The resources are almost identical as above, only this time we used port 80

---
apiVersion: networking.istio.io/v1alpha3
kind: ServiceEntry
metadata:
  name: msk-se-z1
  namespace: msk
spec:
  hosts:
  - z-1.msk-dev-cluster.9xhpez.c2.kafka.eu-west-1.amazonaws.com
  addresses:
  - 10.106.11.0/24
  ports:
  - name: tcp
    number: 2181
    protocol: TCP
  exportTo:
  - "*"
  location: MESH_EXTERNAL
  resolution: NONE
---
apiVersion: networking.istio.io/v1alpha3
kind: Gateway
metadata:
  name: msk-egressgateway
  namespace: msk
spec:
  selector:
    app: istio-egressgateway
  servers:
  - port:
      number: 80
      name: tcp-80
      protocol: TCP
    hosts:
    - z-1.msk-dev-cluster.9xhpez.c2.kafka.eu-west-1.amazonaws.com
---
apiVersion: networking.istio.io/v1alpha3
kind: VirtualService
metadata:
  name: msk-vs-z1
  namespace: msk
spec:
  exportTo:
  - "*"
  hosts:
  - z-1.msk-dev-cluster.9xhpez.c2.kafka.eu-west-1.amazonaws.com
  gateways:
  - mesh
  - msk-egressgateway
  tcp:
  - match:
    - gateways:
      - mesh
      destinationSubnets:
      - 10.106.11.0/24
      port: 2181
    route:
    - destination:
        host: istio-egressgateway.istio-system.svc.cluster.local
        port:
          number: 80
  - match:
    - gateways:
      - msk-egressgateway
      port: 80
    route:
    - destination:
        host: z-1.msk-dev-cluster.9xhpez.c2.kafka.eu-west-1.amazonaws.com
        port:
          number: 2181
      weight: 100
---

We’ve tried so many things and it feels like there is something fundamental I’m not seeing or misunderstanding.For example: Is it allowed to created all of our resources (service entry, virtual service and gateway) in the namespaces of the application, which is different from the istio egressgateway namespace?
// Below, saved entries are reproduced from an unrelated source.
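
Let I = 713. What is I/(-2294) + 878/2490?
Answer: 3851/92130 ≈ 0.041800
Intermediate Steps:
I/(-2294) + 878/2490 = 713/(-2294) + 878/2490 = 713*(-1/2294) + 878*(1/2490) = -23/74 + 439/1245 = 3851/92130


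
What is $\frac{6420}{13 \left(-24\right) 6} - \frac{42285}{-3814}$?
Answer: $\frac{2277985}{297492} \approx 7.6573$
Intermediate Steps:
$\frac{6420}{13 \left(-24\right) 6} - \frac{42285}{-3814} = \frac{6420}{\left(-312\right) 6} - - \frac{42285}{3814} = \frac{6420}{-1872} + \frac{42285}{3814} = 6420 \left(- \frac{1}{1872}\right) + \frac{42285}{3814} = - \frac{535}{156} + \frac{42285}{3814} = \frac{2277985}{297492}$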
PS: I can also add that if we delete our network policy and delete the virtual services and gateways created above, we are able to access our kafka cluster, only this time the sidecar sends the request directly to the internet, which is the expected behaviour

Already a big thanks for pointing me in the right direction or share your own config if you’re connecting with external zookeeper services over TCP

Hi, I am working on a similar problem in trying to access the msk and I am trying to do get the http/https traffic flow working. Do you have a http/https traffic that works?

It depends, I’m under the impression TCP protocol (instead of HTTP) has to be configured for this flow (to MSK) to work. I’m still not able to route the traffic through an egress gateway so we’re sending the traffic out directly via the sidecar. In case SSL is enabled on your MSK cluster, you should be able to use HTTPS protocol to establish that connection (directly from the sidecar as well as via an egress gateway) but I haven’t tried it yet

Thanks @mrtnfchs for the reply. That helps. I have SSL enabled in the cluster and am trying to figure out the flow. Hope to reproduce the issue you are facing in my setup. Will keep you posted.

Thanks a ton! I’m looking forward to your findings!

Do you resolve problem?

Hey @mrtnfchs,

Were you able to solve the problem ? I was stuck in a similar one and able to get a solution. Please let us know if you too arrived at one and then we can discuss more here.